Neben einem ausführlichen programmatischen Teil und einem Terminkalender unter dem Titel „Zink in Fahrt” bietet auch Zinks Seite ein Gewinnspiel. Die Kommentare von Benutzern werden veröffentlicht. Ein Link auf Zinks Profil im sozialen Netzwerk Xing.com ist vorhanden, wo sich unter anderem lesen lässt, dass der SPD-Kandidat sich für Eishockey und Bluesmusik interessiert.

Grüne: Was ihnen größere Parteien an Mitteln vorweg haben, versuchen die Grünen traditionell durch Kreativität wettzumachen. So wurde ihr Werbespot zur Europawahl - die Weltwirtschaftskrise wurde als Kette kippender Dominosteine erklärt - im Videoportal Youtube zum Überraschungserfolg und wurde öfter geklickt als die Spots aller anderen Parteien.

Auch der grüne Städteregionsrat-Kandidat Dr. Thomas Griese hat eine persönliche Wahlkampfseite: Thomas-Griese-Aachen.de. Eine freundliche Sonnenblume neben dem Slogan „Thomas - Unser Mann!” begrüßt den Besucher. Ansonsten ist die ebenfalls in Form eines Blogs gestaltete Seite in ruhigem Weiß gehalten. Biografie, Terminkalender, Programm und Fotogalerie sind vorhanden. Größere Besonderheiten gibt es nicht.

FDP: Im Gegensatz zu diesen drei Webauftritten, die auf die Kandidaten ausgerichtet sind, gehen die Liberalen mit ihrem Spitzenkandidaten Dr. Werner Pfeil einen anderen Weg. Sie haben unter dem Slogan „Wir machen dem grünen Sofa Beine!” eine Kampagnenseite eingerichtet (Wir-machen-dem-gruenen-Sofa-Beine.de).

So soll dem Sofa als Symbol der Städteregion mehr Dynamik eingehaucht werden, erklärt der für den Webauftritt zuständige FDP-Kreisvorsitzende Aachen-Stadt, Alexander Heyn. „Wir werden unsere Kandidaten aufs Sofa setzen und einzeln vorstellen.” Dabei sollen die Parteivertreter Laufschuhe tragen - mit Spikes, für den richtigen Antritt.

UWG: Ohne eigene Kandidaten- oder Kampagnenseite tritt der Kandidat der Unabhängigen Wählergemeinschaft Erich Spies an. Die Webseite der UWG Eschweiler, UWG-Eschweiler.de, ist allerdings offenbar seit April nicht mehr aktualisiert worden. Noch immer ruft Ex-Spitzenkandidatin Gabriele Pauli zur Europawahl auf, obwohl die bayerischen Freien Wähler sie anschließend aus ihrer Landtagsfraktion ausschlossen haben und sie inzwischen eine eigene Partei gegründet hat. Ausführlichere Informationen zur Kommunalwahl 2009 bleibt die UWG ebenso schuldig wie eine größere Erwähnung der Kandidatur von Erich Spies.
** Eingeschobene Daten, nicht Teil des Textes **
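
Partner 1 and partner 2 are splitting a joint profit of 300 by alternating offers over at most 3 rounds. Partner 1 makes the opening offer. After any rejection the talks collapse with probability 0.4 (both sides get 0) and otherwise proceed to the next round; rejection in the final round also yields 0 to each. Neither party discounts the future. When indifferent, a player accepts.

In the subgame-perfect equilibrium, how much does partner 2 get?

72

By backward induction:
Round 3 (partner 1 proposes): rejection yields 0 for partner 2; partner 1 offers 0 and keeps 300.
Round 2 (partner 2 proposes): rejecting gives partner 1 an expected 0.6 × 300 = 180. Partner 2 offers 180 and keeps 300 − 180 = 120.
Round 1 (partner 1 proposes): rejecting gives partner 2 an expected 0.6 × 120 = 72; partner 1 offers that and keeps 228.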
Die Linke: Auch der Kandidat der Linken, Uwe F. Löhr, hat keine eigene Kampagnenseite. Er wird auf dem Internetangebot des Stolberger Ortsverbandes vorgestellt (DieLinke-Stolberg.de). Deren Webangebot ist für so eine junge Partei bereits recht umfangreich und enthält zahlreiche Positionen und Informationen. Wie an prominenter Stelle auf der Startseite zu lesen ist, wurde die Seite allerdings ebenfalls zuletzt im April aktualisiert - und zwar um 16.49 Uhr.